Here, we need to recognise that to a certain extent, the gospel message in itself can be offensive because of the truths contained in it; I am not advocating that we should not share the gospel but I am concerned as to the approach and manner of sharing and communicating. Certainly, we need much wisdom, prayerfulness and the Lord’s guidance to communicate the gospel with love and with God’s enabling.

Charles Colson, in “The Body – being light in darkness”, made some interesting observations. He had been involved in many crusades for the past 20 years and he had seen many making decisions to become Christians by uttering certain correct words. However, many of these so called converts did not carry on in their faith. Instead, they went back to their old manner of living. Colson highlighted the difference between a decision and a true conversion. A true conversion involves the work of the Holy Spirit in regeneration.

What are we communicating as we share the gospel?
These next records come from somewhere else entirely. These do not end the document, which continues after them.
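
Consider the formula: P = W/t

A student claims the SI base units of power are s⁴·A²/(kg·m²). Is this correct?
Units of each symbol in P = W/t:
  W (work): kg·m²/s²
  t (time): s  → in the denominator, contributes 1/s

Multiplying the contributions: [kg·m²/s²] · [1/s]
Adding exponents of each base unit: kg: 1, m: 2, s: -3
SI base units of power: kg·m²/s³

The claimed units s⁴·A²/(kg·m²) (exponents kg: -1, m: -2, s: 4, A: 2) do not match the derived units kg·m²/s³ (exponents kg: 1, m: 2, s: -3), so the claim is incorrect.

Answer: No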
What is the wholesome approach? Are we just collecting statistics or are we prayerfully looking to God to communicate LIFE? Do we depend on our method or on the Holy Spirit of God?
As God’s children, what are we really transmitting and communicating in our lives? “But we proved to be gentle among you, as a nursing mother tenderly cares for her own children. Having so fond an affection for you, we were well pleased to impart to you not only the gospel of God but also our own lives, because you had become very dear to us” (1 Thessalonians 2:7-8). We see here how Paul and his co-workers communicated the gospel. They imparted and transmitted not just the gospel but also their own lives. The lives transmitted were characterised by blamelessness, uprightness, holiness and tenderness, gentleness and sacrificial love. In contrast, what are we imparting in our words and in our lives? Are we taking our roles as salt of the earth and light of the world seriously? Are we indeed worthy ambassadors of the Lord Jesus?